Sesquialtera et la valse du temps qui passe
© Sesquialtera, photo de courtoisie
Par : Myriam Bercier
MatTv.ca vous offre encore et toujours la chronique On vous présente, qui a pour objectif de vous faire découvrir des artistes qui passent sous le radar de la musique populaire. Cette semaine, venez tournoyer avec le groupe instrumental Sesquialtera!
C’est le retour des petites définitions! Voici une distinction importante :
Sesquialtera : mot latin qui signifie : le rapport de 3 pour 2 en mathématiques et en musique. Il est traduit en français par le mot « hémiole ». Sesquialtera peut également désigner une fanfare composée de six musiciens (Guillaume Garant (trompette), Aurélien Tomasi (saxophones et clarinette), Blaise Margail (trombone, fiscorn), Alex Bouchard (trombone et tromb basse), Philippe Legault (tuba, sousaphone) et Ivan Bamford (batterie et percussions).
© Pochette de C’est ce qui altéra, du groupe Sesquialtera, photo de courtoisie
Ces derniers ont offert leur premier album, C’est ce qui altéra, le 26 février dernier. Cet album est constitué de neuf pièces instrumentales composées par Aurélien Tomasi qui commentent, chacune à leur manière, le temps qui passe, la jeunesse (notamment par les pièces L’insouciante, De la balançoire) et la vieillesse (notamment pas À la chaise berçante, C’est ce qui altéra). Il permet également de découvrir un répertoire joyeux et profond, le tout, bien accompagné d’une pochette faite par la peintre et aquarelliste Helena Vallée-Dallaire qui représente le regard posé par l’ensemble musical sur la thématique : paisible, nostalgique et résilient.
J’ai eu la chance de m’entretenir avec le compositeur, saxophoniste et clarinettiste Aurélien Tomasi la semaine passée. Nous avons discuté entre autres de son rapport aux valses et à la musique du monde, le pourquoi du nom Sesquialtera et leur spectacle pluridisciplinaire à venir! Sans plus attendre, voici notre discussion!
Myriam : Qu’est-ce qui t’a amené à faire de la musique?
Aurélien : J’ai commencé à faire de la musique à l’âge de sept ans. Je ne sais pas si c’était vraiment un choix ou si on m’a un peu lancé là-dedans, mais au final, ça m’a suivi toute ma vie.
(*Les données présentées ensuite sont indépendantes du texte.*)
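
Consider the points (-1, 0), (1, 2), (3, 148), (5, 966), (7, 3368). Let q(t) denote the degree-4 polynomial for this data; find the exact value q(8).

Using Newton's divided-difference form:
q[-1,1] = (2 - 0) / (1 - (-1)) = 1
q[1,3] = (148 - 2) / (3 - 1) = 73
q[3,5] = (966 - 148) / (5 - 3) = 409
q[5,7] = (3368 - 966) / (7 - 5) = 1201
q[-1,1,3] = (73 - 1) / (3 - (-1)) = 18
q[1,3,5] = (409 - 73) / (5 - 1) = 84
q[3,5,7] = (1201 - 409) / (7 - 3) = 198
q[-1,1,3,5] = (84 - 18) / (5 - (-1)) = 11
q[1,3,5,7] = (198 - 84) / (7 - 1) = 19
q[-1,1,3,5,7] = (19 - 11) / (7 - (-1)) = 1
q(8) = 0 + 1·(9) + 18·(9)·(7) + 11·(9)·(7)·(5) + 1·(9)·(7)·(5)·(3) = 5553

5553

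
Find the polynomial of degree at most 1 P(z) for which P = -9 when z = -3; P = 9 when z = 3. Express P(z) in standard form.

L_0(z) = (z - 3) / [-6] = -(1/6)z + 1/2
L_1(z) = (z + 3) / [6] = (1/6)z + 1/2
P(z) = (-9)·L_0 + 9·L_1
  (-9)·L_0(z) = (3/2)z - 9/2
  9·L_1(z) = (3/2)z + 9/2
Adding term by term: 3z

P(z) = 3z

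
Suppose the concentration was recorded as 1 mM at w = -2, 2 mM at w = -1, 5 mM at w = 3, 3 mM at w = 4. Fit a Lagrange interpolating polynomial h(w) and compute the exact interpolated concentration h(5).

-11/10

Evaluate each Lagrange basis at w = 5:
L_0(5) = (6)·(2)·(1)/[(-1)·(-5)·(-6)] = -2/5
L_1(5) = (7)·(2)·(1)/[(1)·(-4)·(-5)] = 7/10
L_2(5) = (7)·(6)·(1)/[(5)·(4)·(-1)] = -21/10
L_3(5) = (7)·(6)·(2)/[(6)·(5)·(1)] = 14/5
Sum: 1·(-2/5) + 2·(7/10) + 5·(-21/10) + 3·(14/5) = -11/10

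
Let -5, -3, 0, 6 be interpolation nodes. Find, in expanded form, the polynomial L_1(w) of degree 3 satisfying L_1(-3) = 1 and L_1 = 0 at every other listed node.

L_1(w) = (w + 5)w(w - 6) / [(2)·(-3)·(-9)]
       = (w^3 - w^2 - 30w) / (54)

L_1(w) = (1/54)w^3 - (1/54)w^2 - (5/9)w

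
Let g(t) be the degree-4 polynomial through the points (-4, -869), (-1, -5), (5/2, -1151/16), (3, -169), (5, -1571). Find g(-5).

-2081

Evaluate each Lagrange basis at t = -5:
L_0(-5) = (-4)·(-15/2)·(-8)·(-10)/[(-3)·(-13/2)·(-7)·(-9)] = 1600/819
L_1(-5) = (-1)·(-15/2)·(-8)·(-10)/[(3)·(-7/2)·(-4)·(-6)] = -50/21
L_2(-5) = (-1)·(-4)·(-8)·(-10)/[(13/2)·(7/2)·(-1/2)·(-5/2)] = 1024/91
L_3(-5) = (-1)·(-4)·(-15/2)·(-10)/[(7)·(4)·(1/2)·(-2)] = -75/7
L_4(-5) = (-1)·(-4)·(-15/2)·(-8)/[(9)·(6)·(5/2)·(2)] = 8/9
Sum: (-869)·(1600/819) + (-5)·(-50/21) + (-1151/16)·(1024/91) + (-169)·(-75/7) + (-1571)·(8/9) = -2081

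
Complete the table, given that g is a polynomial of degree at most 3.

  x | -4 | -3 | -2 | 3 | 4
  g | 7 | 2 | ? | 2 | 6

-39/28

The 4 known values determine g uniquely (degree ≤ 3).
Evaluate each Lagrange basis at x = -2:
L_0(-2) = (1)·(-5)·(-6)/[(-1)·(-7)·(-8)] = -15/28
L_1(-2) = (2)·(-5)·(-6)/[(1)·(-6)·(-7)] = 10/7
L_2(-2) = (2)·(1)·(-6)/[(7)·(6)·(-1)] = 2/7
L_3(-2) = (2)·(1)·(-5)/[(8)·(7)·(1)] = -5/28
Sum: 7·(-15/28) + 2·(10/7) + 2·(2/7) + 6·(-5/28) = -39/28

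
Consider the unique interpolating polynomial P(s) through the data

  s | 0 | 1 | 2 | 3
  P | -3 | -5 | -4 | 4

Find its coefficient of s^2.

-1/2

L_0(s) = (s - 1)(s - 2)(s - 3) / [-6] = -(1/6)s^3 + s^2 - (11/6)s + 1
L_1(s) = s(s - 2)(s - 3) / [2] = (1/2)s^3 - (5/2)s^2 + 3s
L_2(s) = s(s - 1)(s - 3) / [-2] = -(1/2)s^3 + 2s^2 - (3/2)s
L_3(s) = s(s - 1)(s - 2) / [6] = (1/6)s^3 - (1/2)s^2 + (1/3)s
P(s) = (-3)·L_0 + (-5)·L_1 + (-4)·L_2 + 4·L_3
Only the coefficient of s^2 is needed; take it from each L_i and combine:
(-3)·(1) + (-5)·(-5/2) + (-4)·(2) + 4·(-1/2) = -1/2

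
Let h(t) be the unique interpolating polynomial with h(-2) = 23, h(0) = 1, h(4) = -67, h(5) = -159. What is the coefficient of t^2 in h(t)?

3

Build the Lagrange basis polynomials:
L_0(t) = t(t - 4)(t - 5) / [-84] = -(1/84)t^3 + (3/28)t^2 - (5/21)t
L_1(t) = (t + 2)(t - 4)(t - 5) / [40] = (1/40)t^3 - (7/40)t^2 + (1/20)t + 1
L_2(t) = (t + 2)t(t - 5) / [-24] = -(1/24)t^3 + (1/8)t^2 + (5/12)t
L_3(t) = (t + 2)t(t - 4) / [35] = (1/35)t^3 - (2/35)t^2 - (8/35)t
h(t) = 23·L_0 + 1·L_1 + (-67)·L_2 + (-159)·L_3
Only the coefficient of t^2 is needed; take it from each L_i and combine:
23·(3/28) + 1·(-7/40) + (-67)·(1/8) + (-159)·(-2/35) = 3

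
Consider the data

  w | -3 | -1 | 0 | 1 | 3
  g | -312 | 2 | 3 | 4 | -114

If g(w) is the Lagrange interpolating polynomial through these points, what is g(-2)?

-59

L_0(-2) = (-1)·(-2)·(-3)·(-5)/[(-2)·(-3)·(-4)·(-6)] = 5/24
L_1(-2) = (1)·(-2)·(-3)·(-5)/[(2)·(-1)·(-2)·(-4)] = 15/8
L_2(-2) = (1)·(-1)·(-3)·(-5)/[(3)·(1)·(-1)·(-3)] = -5/3
L_3(-2) = (1)·(-1)·(-2)·(-5)/[(4)·(2)·(1)·(-2)] = 5/8
L_4(-2) = (1)·(-1)·(-2)·(-3)/[(6)·(4)·(3)·(2)] = -1/24
Sum: (-312)·(5/24) + 2·(15/8) + 3·(-5/3) + 4·(5/8) + (-114)·(-1/24) = -59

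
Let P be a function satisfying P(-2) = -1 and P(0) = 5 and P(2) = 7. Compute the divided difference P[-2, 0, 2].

P[-2,0] = (5 - (-1)) / (0 - (-2)) = 3
P[0,2] = (7 - 5) / (2 - 0) = 1
P[-2,0,2] = (1 - 3) / (2 - (-2)) = -1/2

-1/2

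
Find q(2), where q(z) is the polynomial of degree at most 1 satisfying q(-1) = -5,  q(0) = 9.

L_0(2) = (2)/[(-1)] = -2
L_1(2) = (3)/[(1)] = 3
Sum: (-5)·(-2) + 9·(3) = 37

37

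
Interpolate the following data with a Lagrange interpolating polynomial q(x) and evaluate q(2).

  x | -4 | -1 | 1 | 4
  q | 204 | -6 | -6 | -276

Evaluate each Lagrange basis at x = 2:
L_0(2) = (3)·(1)·(-2)/[(-3)·(-5)·(-8)] = 1/20
L_1(2) = (6)·(1)·(-2)/[(3)·(-2)·(-5)] = -2/5
L_2(2) = (6)·(3)·(-2)/[(5)·(2)·(-3)] = 6/5
L_3(2) = (6)·(3)·(1)/[(8)·(5)·(3)] = 3/20
Sum: 204·(1/20) + (-6)·(-2/5) + (-6)·(6/5) + (-276)·(3/20) = -36

-36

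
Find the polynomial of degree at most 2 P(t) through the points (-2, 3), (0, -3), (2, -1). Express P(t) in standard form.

Build the Lagrange basis polynomials:
L_0(t) = t(t - 2) / [8] = (1/8)t^2 - (1/4)t
L_1(t) = (t + 2)(t - 2) / [-4] = -(1/4)t^2 + 1
L_2(t) = (t + 2)t / [8] = (1/8)t^2 + (1/4)t
P(t) = 3·L_0 + (-3)·L_1 + (-1)·L_2
  3·L_0(t) = (3/8)t^2 - (3/4)t
  (-3)·L_1(t) = (3/4)t^2 - 3
  (-1)·L_2(t) = -(1/8)t^2 - (1/4)t
Adding term by term: t^2 - t - 3

P(t) = t^2 - t - 3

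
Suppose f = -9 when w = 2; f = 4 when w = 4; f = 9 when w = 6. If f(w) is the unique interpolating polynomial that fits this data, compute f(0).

Evaluate each Lagrange basis at w = 0:
L_0(0) = (-4)·(-6)/[(-2)·(-4)] = 3
L_1(0) = (-2)·(-6)/[(2)·(-2)] = -3
L_2(0) = (-2)·(-4)/[(4)·(2)] = 1
Sum: (-9)·(3) + 4·(-3) + 9·(1) = -30

-30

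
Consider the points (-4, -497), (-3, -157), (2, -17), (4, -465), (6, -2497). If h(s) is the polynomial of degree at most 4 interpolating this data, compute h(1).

3

L_0(1) = (4)·(-1)·(-3)·(-5)/[(-1)·(-6)·(-8)·(-10)] = -1/8
L_1(1) = (5)·(-1)·(-3)·(-5)/[(1)·(-5)·(-7)·(-9)] = 5/21
L_2(1) = (5)·(4)·(-3)·(-5)/[(6)·(5)·(-2)·(-4)] = 5/4
L_3(1) = (5)·(4)·(-1)·(-5)/[(8)·(7)·(2)·(-2)] = -25/56
L_4(1) = (5)·(4)·(-1)·(-3)/[(10)·(9)·(4)·(2)] = 1/12
Sum: (-497)·(-1/8) + (-157)·(5/21) + (-17)·(5/4) + (-465)·(-25/56) + (-2497)·(1/12) = 3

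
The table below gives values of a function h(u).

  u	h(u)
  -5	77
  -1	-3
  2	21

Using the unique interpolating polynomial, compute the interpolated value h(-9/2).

60

L_0(-9/2) = (-7/2)·(-13/2)/[(-4)·(-7)] = 13/16
L_1(-9/2) = (1/2)·(-13/2)/[(4)·(-3)] = 13/48
L_2(-9/2) = (1/2)·(-7/2)/[(7)·(3)] = -1/12
Sum: 77·(13/16) + (-3)·(13/48) + 21·(-1/12) = 60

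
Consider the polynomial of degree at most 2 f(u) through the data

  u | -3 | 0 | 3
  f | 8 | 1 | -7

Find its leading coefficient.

-1/18

Build the Lagrange basis polynomials:
L_0(u) = u(u - 3) / [18] = (1/18)u^2 - (1/6)u
L_1(u) = (u + 3)(u - 3) / [-9] = -(1/9)u^2 + 1
L_2(u) = (u + 3)u / [18] = (1/18)u^2 + (1/6)u
f(u) = 8·L_0 + 1·L_1 + (-7)·L_2
Only the coefficient of u^2 is needed; take it from each L_i and combine:
8·(1/18) + 1·(-1/9) + (-7)·(1/18) = -1/18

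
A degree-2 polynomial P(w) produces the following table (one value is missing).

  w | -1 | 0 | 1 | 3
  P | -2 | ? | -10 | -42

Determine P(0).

The 3 known values determine P uniquely (degree ≤ 2).
L_0(0) = (-1)·(-3)/[(-2)·(-4)] = 3/8
L_1(0) = (1)·(-3)/[(2)·(-2)] = 3/4
L_2(0) = (1)·(-1)/[(4)·(2)] = -1/8
Sum: (-2)·(3/8) + (-10)·(3/4) + (-42)·(-1/8) = -3

-3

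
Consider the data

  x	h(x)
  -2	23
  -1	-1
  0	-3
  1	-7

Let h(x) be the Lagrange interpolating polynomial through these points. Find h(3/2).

L_0(3/2) = (5/2)·(3/2)·(1/2)/[(-1)·(-2)·(-3)] = -5/16
L_1(3/2) = (7/2)·(3/2)·(1/2)/[(1)·(-1)·(-2)] = 21/16
L_2(3/2) = (7/2)·(5/2)·(1/2)/[(2)·(1)·(-1)] = -35/16
L_3(3/2) = (7/2)·(5/2)·(3/2)/[(3)·(2)·(1)] = 35/16
Sum: 23·(-5/16) + (-1)·(21/16) + (-3)·(-35/16) + (-7)·(35/16) = -69/4

-69/4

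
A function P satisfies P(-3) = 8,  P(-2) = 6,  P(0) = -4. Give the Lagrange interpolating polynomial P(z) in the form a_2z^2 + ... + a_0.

P(z) = -z^2 - 7z - 4

Build the Lagrange basis polynomials:
L_0(z) = (z + 2)z / [3] = (1/3)z^2 + (2/3)z
L_1(z) = (z + 3)z / [-2] = -(1/2)z^2 - (3/2)z
L_2(z) = (z + 3)(z + 2) / [6] = (1/6)z^2 + (5/6)z + 1
P(z) = 8·L_0 + 6·L_1 + (-4)·L_2
  8·L_0(z) = (8/3)z^2 + (16/3)z
  6·L_1(z) = -3z^2 - 9z
  (-4)·L_2(z) = -(2/3)z^2 - (10/3)z - 4
Adding term by term: -z^2 - 7z - 4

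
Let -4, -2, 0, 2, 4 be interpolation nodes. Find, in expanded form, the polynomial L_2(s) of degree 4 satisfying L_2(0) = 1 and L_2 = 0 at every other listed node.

L_2(s) = (1/64)s^4 - (5/16)s^2 + 1

L_2(s) = (s + 4)(s + 2)(s - 2)(s - 4) / [(4)·(2)·(-2)·(-4)]
       = (s^4 - 20s^2 + 64) / (64)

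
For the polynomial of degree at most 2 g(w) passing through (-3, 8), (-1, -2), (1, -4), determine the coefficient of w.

L_0(w) = (w + 1)(w - 1) / [8] = (1/8)w^2 - 1/8
L_1(w) = (w + 3)(w - 1) / [-4] = -(1/4)w^2 - (1/2)w + 3/4
L_2(w) = (w + 3)(w + 1) / [8] = (1/8)w^2 + (1/2)w + 3/8
g(w) = 8·L_0 + (-2)·L_1 + (-4)·L_2
Only the coefficient of w is needed; take it from each L_i and combine:
8·(0) + (-2)·(-1/2) + (-4)·(1/2) = -1

-1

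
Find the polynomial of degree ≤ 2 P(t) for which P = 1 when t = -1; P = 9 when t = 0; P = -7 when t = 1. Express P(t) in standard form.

P(t) = -12t^2 - 4t + 9

L_0(t) = t(t - 1) / [2] = (1/2)t^2 - (1/2)t
L_1(t) = (t + 1)(t - 1) / [-1] = -t^2 + 1
L_2(t) = (t + 1)t / [2] = (1/2)t^2 + (1/2)t
P(t) = 1·L_0 + 9·L_1 + (-7)·L_2
  1·L_0(t) = (1/2)t^2 - (1/2)t
  9·L_1(t) = -9t^2 + 9
  (-7)·L_2(t) = -(7/2)t^2 - (7/2)t
Adding term by term: -12t^2 - 4t + 9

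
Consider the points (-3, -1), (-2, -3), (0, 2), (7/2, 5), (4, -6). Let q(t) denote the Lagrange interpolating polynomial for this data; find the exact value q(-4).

850/1001

L_0(-4) = (-2)·(-4)·(-15/2)·(-8)/[(-1)·(-3)·(-13/2)·(-7)] = 320/91
L_1(-4) = (-1)·(-4)·(-15/2)·(-8)/[(1)·(-2)·(-11/2)·(-6)] = -40/11
L_2(-4) = (-1)·(-2)·(-15/2)·(-8)/[(3)·(2)·(-7/2)·(-4)] = 10/7
L_3(-4) = (-1)·(-2)·(-4)·(-8)/[(13/2)·(11/2)·(7/2)·(-1/2)] = -1024/1001
L_4(-4) = (-1)·(-2)·(-4)·(-15/2)/[(7)·(6)·(4)·(1/2)] = 5/7
Sum: (-1)·(320/91) + (-3)·(-40/11) + 2·(10/7) + 5·(-1024/1001) + (-6)·(5/7) = 850/1001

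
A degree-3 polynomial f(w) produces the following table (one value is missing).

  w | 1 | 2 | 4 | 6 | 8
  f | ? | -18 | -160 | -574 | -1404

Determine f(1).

-4

The 4 known values determine f uniquely (degree ≤ 3).
Evaluate each Lagrange basis at w = 1:
L_0(1) = (-3)·(-5)·(-7)/[(-2)·(-4)·(-6)] = 35/16
L_1(1) = (-1)·(-5)·(-7)/[(2)·(-2)·(-4)] = -35/16
L_2(1) = (-1)·(-3)·(-7)/[(4)·(2)·(-2)] = 21/16
L_3(1) = (-1)·(-3)·(-5)/[(6)·(4)·(2)] = -5/16
Sum: (-18)·(35/16) + (-160)·(-35/16) + (-574)·(21/16) + (-1404)·(-5/16) = -4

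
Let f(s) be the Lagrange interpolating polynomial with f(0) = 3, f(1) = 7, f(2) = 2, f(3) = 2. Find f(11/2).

463/4

Evaluate each Lagrange basis at s = 11/2:
L_0(11/2) = (9/2)·(7/2)·(5/2)/[(-1)·(-2)·(-3)] = -105/16
L_1(11/2) = (11/2)·(7/2)·(5/2)/[(1)·(-1)·(-2)] = 385/16
L_2(11/2) = (11/2)·(9/2)·(5/2)/[(2)·(1)·(-1)] = -495/16
L_3(11/2) = (11/2)·(9/2)·(7/2)/[(3)·(2)·(1)] = 231/16
Sum: 3·(-105/16) + 7·(385/16) + 2·(-495/16) + 2·(231/16) = 463/4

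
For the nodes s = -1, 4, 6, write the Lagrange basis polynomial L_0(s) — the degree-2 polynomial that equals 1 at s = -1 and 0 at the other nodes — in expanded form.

L_0(s) = (s - 4)(s - 6) / [(-5)·(-7)]
       = (s^2 - 10s + 24) / (35)

L_0(s) = (1/35)s^2 - (2/7)s + 24/35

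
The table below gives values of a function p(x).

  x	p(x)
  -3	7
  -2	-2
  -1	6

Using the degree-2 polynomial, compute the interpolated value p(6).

538

Evaluate each Lagrange basis at x = 6:
L_0(6) = (8)·(7)/[(-1)·(-2)] = 28
L_1(6) = (9)·(7)/[(1)·(-1)] = -63
L_2(6) = (9)·(8)/[(2)·(1)] = 36
Sum: 7·(28) + (-2)·(-63) + 6·(36) = 538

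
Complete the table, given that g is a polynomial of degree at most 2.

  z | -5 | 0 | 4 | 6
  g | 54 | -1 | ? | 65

The 3 known values determine g uniquely (degree ≤ 2).
L_0(4) = (4)·(-2)/[(-5)·(-11)] = -8/55
L_1(4) = (9)·(-2)/[(5)·(-6)] = 3/5
L_2(4) = (9)·(4)/[(11)·(6)] = 6/11
Sum: 54·(-8/55) + (-1)·(3/5) + 65·(6/11) = 27

27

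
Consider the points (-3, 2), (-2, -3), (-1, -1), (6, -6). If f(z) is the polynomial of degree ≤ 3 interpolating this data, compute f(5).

L_0(5) = (7)·(6)·(-1)/[(-1)·(-2)·(-9)] = 7/3
L_1(5) = (8)·(6)·(-1)/[(1)·(-1)·(-8)] = -6
L_2(5) = (8)·(7)·(-1)/[(2)·(1)·(-7)] = 4
L_3(5) = (8)·(7)·(6)/[(9)·(8)·(7)] = 2/3
Sum: 2·(7/3) + (-3)·(-6) + (-1)·(4) + (-6)·(2/3) = 44/3

44/3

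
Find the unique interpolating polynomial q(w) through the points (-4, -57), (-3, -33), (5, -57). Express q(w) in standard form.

q(w) = -3w^2 + 3w + 3

L_0(w) = (w + 3)(w - 5) / [9] = (1/9)w^2 - (2/9)w - 5/3
L_1(w) = (w + 4)(w - 5) / [-8] = -(1/8)w^2 + (1/8)w + 5/2
L_2(w) = (w + 4)(w + 3) / [72] = (1/72)w^2 + (7/72)w + 1/6
q(w) = (-57)·L_0 + (-33)·L_1 + (-57)·L_2
  (-57)·L_0(w) = -(19/3)w^2 + (38/3)w + 95
  (-33)·L_1(w) = (33/8)w^2 - (33/8)w - 165/2
  (-57)·L_2(w) = -(19/24)w^2 - (133/24)w - 19/2
Adding term by term: -3w^2 + 3w + 3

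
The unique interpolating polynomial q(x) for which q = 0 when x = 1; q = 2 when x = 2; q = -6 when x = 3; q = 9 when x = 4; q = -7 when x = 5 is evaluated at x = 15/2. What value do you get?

-169221/128

L_0(15/2) = (11/2)·(9/2)·(7/2)·(5/2)/[(-1)·(-2)·(-3)·(-4)] = 1155/128
L_1(15/2) = (13/2)·(9/2)·(7/2)·(5/2)/[(1)·(-1)·(-2)·(-3)] = -1365/32
L_2(15/2) = (13/2)·(11/2)·(7/2)·(5/2)/[(2)·(1)·(-1)·(-2)] = 5005/64
L_3(15/2) = (13/2)·(11/2)·(9/2)·(5/2)/[(3)·(2)·(1)·(-1)] = -2145/32
L_4(15/2) = (13/2)·(11/2)·(9/2)·(7/2)/[(4)·(3)·(2)·(1)] = 3003/128
Sum: 0 + 2·(-1365/32) + (-6)·(5005/64) + 9·(-2145/32) + (-7)·(3003/128) = -169221/128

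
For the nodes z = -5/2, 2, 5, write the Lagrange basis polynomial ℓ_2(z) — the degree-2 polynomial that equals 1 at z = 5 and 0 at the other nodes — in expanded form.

ℓ_2(z) = (2/45)z^2 + (1/45)z - 2/9

ℓ_2(z) = (z + 5/2)(z - 2) / [(15/2)·(3)]
       = (z^2 + (1/2)z - 5) / (45/2)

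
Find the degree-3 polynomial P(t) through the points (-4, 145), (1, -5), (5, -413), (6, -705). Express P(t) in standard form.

P(t) = -3t^3 - 2t^2 + 3t - 3

Build the Lagrange basis polynomials:
L_0(t) = (t - 1)(t - 5)(t - 6) / [-450] = -(1/450)t^3 + (2/75)t^2 - (41/450)t + 1/15
L_1(t) = (t + 4)(t - 5)(t - 6) / [100] = (1/100)t^3 - (7/100)t^2 - (7/50)t + 6/5
L_2(t) = (t + 4)(t - 1)(t - 6) / [-36] = -(1/36)t^3 + (1/12)t^2 + (11/18)t - 2/3
L_3(t) = (t + 4)(t - 1)(t - 5) / [50] = (1/50)t^3 - (1/25)t^2 - (19/50)t + 2/5
P(t) = 145·L_0 + (-5)·L_1 + (-413)·L_2 + (-705)·L_3
  145·L_0(t) = -(29/90)t^3 + (58/15)t^2 - (1189/90)t + 29/3
  (-5)·L_1(t) = -(1/20)t^3 + (7/20)t^2 + (7/10)t - 6
  (-413)·L_2(t) = (413/36)t^3 - (413/12)t^2 - (4543/18)t + 826/3
  (-705)·L_3(t) = -(141/10)t^3 + (141/5)t^2 + (2679/10)t - 282
Adding term by term: -3t^3 - 2t^2 + 3t - 3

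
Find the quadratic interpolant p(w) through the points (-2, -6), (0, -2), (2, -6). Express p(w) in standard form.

Newton's divided differences:
p[-2,0] = (-2 - (-6)) / (0 - (-2)) = 2
p[0,2] = (-6 - (-2)) / (2 - 0) = -2
p[-2,0,2] = (-2 - 2) / (2 - (-2)) = -1
p(w) = -6 + 2·(w + 2) + (-1)·(w + 2)w
Expanding: p(w) = -w^2 - 2

p(w) = -w^2 - 2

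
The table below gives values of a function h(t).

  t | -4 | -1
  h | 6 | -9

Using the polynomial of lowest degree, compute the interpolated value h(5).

-39

L_0(5) = (6)/[(-3)] = -2
L_1(5) = (9)/[(3)] = 3
Sum: 6·(-2) + (-9)·(3) = -39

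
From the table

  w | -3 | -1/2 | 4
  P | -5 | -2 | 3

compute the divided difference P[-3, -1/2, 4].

P[-3,-1/2] = (-2 - (-5)) / (-1/2 - (-3)) = 6/5
P[-1/2,4] = (3 - (-2)) / (4 - (-1/2)) = 10/9
P[-3,-1/2,4] = (10/9 - 6/5) / (4 - (-3)) = -4/315

-4/315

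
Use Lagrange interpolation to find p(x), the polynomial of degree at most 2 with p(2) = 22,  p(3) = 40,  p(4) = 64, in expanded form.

p(x) = 3x^2 + 3x + 4

L_0(x) = (x - 3)(x - 4) / [2] = (1/2)x^2 - (7/2)x + 6
L_1(x) = (x - 2)(x - 4) / [-1] = -x^2 + 6x - 8
L_2(x) = (x - 2)(x - 3) / [2] = (1/2)x^2 - (5/2)x + 3
p(x) = 22·L_0 + 40·L_1 + 64·L_2
  22·L_0(x) = 11x^2 - 77x + 132
  40·L_1(x) = -40x^2 + 240x - 320
  64·L_2(x) = 32x^2 - 160x + 192
Adding term by term: 3x^2 + 3x + 4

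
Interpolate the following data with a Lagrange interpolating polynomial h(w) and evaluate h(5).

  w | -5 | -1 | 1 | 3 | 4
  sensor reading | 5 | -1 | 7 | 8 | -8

-1661/36

L_0(5) = (6)·(4)·(2)·(1)/[(-4)·(-6)·(-8)·(-9)] = 1/36
L_1(5) = (10)·(4)·(2)·(1)/[(4)·(-2)·(-4)·(-5)] = -1/2
L_2(5) = (10)·(6)·(2)·(1)/[(6)·(2)·(-2)·(-3)] = 5/3
L_3(5) = (10)·(6)·(4)·(1)/[(8)·(4)·(2)·(-1)] = -15/4
L_4(5) = (10)·(6)·(4)·(2)/[(9)·(5)·(3)·(1)] = 32/9
Sum: 5·(1/36) + (-1)·(-1/2) + 7·(5/3) + 8·(-15/4) + (-8)·(32/9) = -1661/36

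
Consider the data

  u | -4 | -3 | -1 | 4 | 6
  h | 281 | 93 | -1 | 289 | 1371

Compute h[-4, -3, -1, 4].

-4

h[-4,-3] = (93 - 281) / (-3 - (-4)) = -188
h[-3,-1] = (-1 - 93) / (-1 - (-3)) = -47
h[-1,4] = (289 - (-1)) / (4 - (-1)) = 58
h[-4,-3,-1] = (-47 - (-188)) / (-1 - (-4)) = 47
h[-3,-1,4] = (58 - (-47)) / (4 - (-3)) = 15
h[-4,-3,-1,4] = (15 - 47) / (4 - (-4)) = -4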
J’ai commencé le saxophone à huit ans, à partir de là, j’ai continué à jouer le saxophone, maintenant je fais de la clarinette et de la flûte. Ça s’est défini avec le temps. De plus en plus, je le définis comme étant mon métier.
Myriam : As-tu une formation musicale particulière?
Aurélien : J’ai étudié le jazz à l’Université de Montréal, j’ai un baccalauréat en jazz. Avant ça j’ai étudié, quand j’étais en France, à l’Université à Toulouse, et dans un lycée, donc l’équivalent d’un secondaire, j’ai fait l’équivalent d’une concentration en musique au secondaire dans ma ville à Toulouse. J’ai eu plusieurs formations, et depuis 2015 je travaille. Je ne suis plus de formations, mais je serais quand même curieux un jour de reprendre, peut-être pour une maîtrise si ça adonne.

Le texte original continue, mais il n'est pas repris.